What’s in a word? A lot if it is in Hong Kong Cantonese
The language has evolved considerably since new immigrants adopted it after they arrived in the city, although Putonghua is now starting to influence it
The cultural identity of being a Hongkonger grows in tandem with the Cantonese language. To understand how colloquial Cantonese evolved over the years, the Post spoke to Anthony Fung, the director of the School of Journalism and Communication at the Chinese University about the sociology of Cantonese.
According to Fung, the contemporary history of Cantonese started in the 1950s when it bound together the early waves of immigrants.
“Most of the current population came from the immigrants who moved here in the 1950s and 60s,” he said, “People then spoke a variety of different dialects. When they got to Hong Kong, the only thing they had in common was the Chinese language.”
He said early immigrants soon adopted Cantonese as their shared spoken language and they also reinvented it. “The current Hong Kong Cantonese has elements from many spoken dialects,” he said.
Fung said the language really emerged in the 1970s as the first generation of Hong Kong Chinese were born. He said mass media and popular culture were then saturated with Cantonese, which quickly elevated its status.
“The 1970s is where the Cantonese language experienced the strongest formation,” he said. “Then the language became a prominent form of Chinese.”
“Cantonese then started to become a language of modernity. It suggests that the speakers tend to be more liberal, open-minded and civil,” he said.
According to a survey conducted by the University of Hong Kong, about 70 per cent of local residents currently still consider Cantonese as the most modern language in the city.
In the 1980s and 90s, the prominent entertainment industry in Hong Kong gave rise to actors such as Stephen Chow, whose classic quotes breathed new life into Cantonese.

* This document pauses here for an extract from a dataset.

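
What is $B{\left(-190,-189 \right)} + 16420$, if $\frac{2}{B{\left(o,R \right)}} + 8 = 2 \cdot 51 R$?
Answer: $\frac{158338059}{9643} \approx 16420.0$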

“Many words which are used in the mo lei tau style of humour were old expressions, not invented ones. But Chow spinned them in a new way and brought people’s attention to them,” he said.
The style of Chow, who has been applauded by locals as the king of comedy, is called mo lei tau in Cantonese, which represents a type of slapstick humour that features nonsensical parodies and deliberate anachronisms.
Many of Chow’s mo lei tau expressions have made their way into the official Cantonese lexicon.
According to Fung, Putonghua emerged as a strong influence over the development of Cantonese after the 1997 handover, especially in the field of politics and business.
“Now in the government and the business sectors, we see a lot more Putonghua expressions now,” he said. “For example, bureaucrats use words like shi tou [momentum]. And they also say certain policies are wei dao wei [not in place].”
He also said with the emergence of social media, Hong Kong Cantonese is evolving faster than ever. As the city is saturated with mass media influences, inspiration for new words emerges every day across different mediums.
“[Through the old-school gossip magazines] to internet forums such as the Golden Forum, young people are extending the meaning of the language all the time,” he said.
Fung said internet slang and expressions have become integrated in daily language. “For example, we are now praising people by calling them nanshen [god] or nushen [goddess],” he said.
New trendy words such as hea and chok are also products of young people reinventing the language. While the former means to stay idle, the latter means “to forcefully make oneself look better”.
But he said contrary to the common belief that these trendy words were almost invariably imported from Western languages, many of these new expressions were a remix of archaic words.
“If you trace their origins, you might be able to find some. But most people just don’t know how to write the characters any more. So they spell them out as if they are English words,” he said.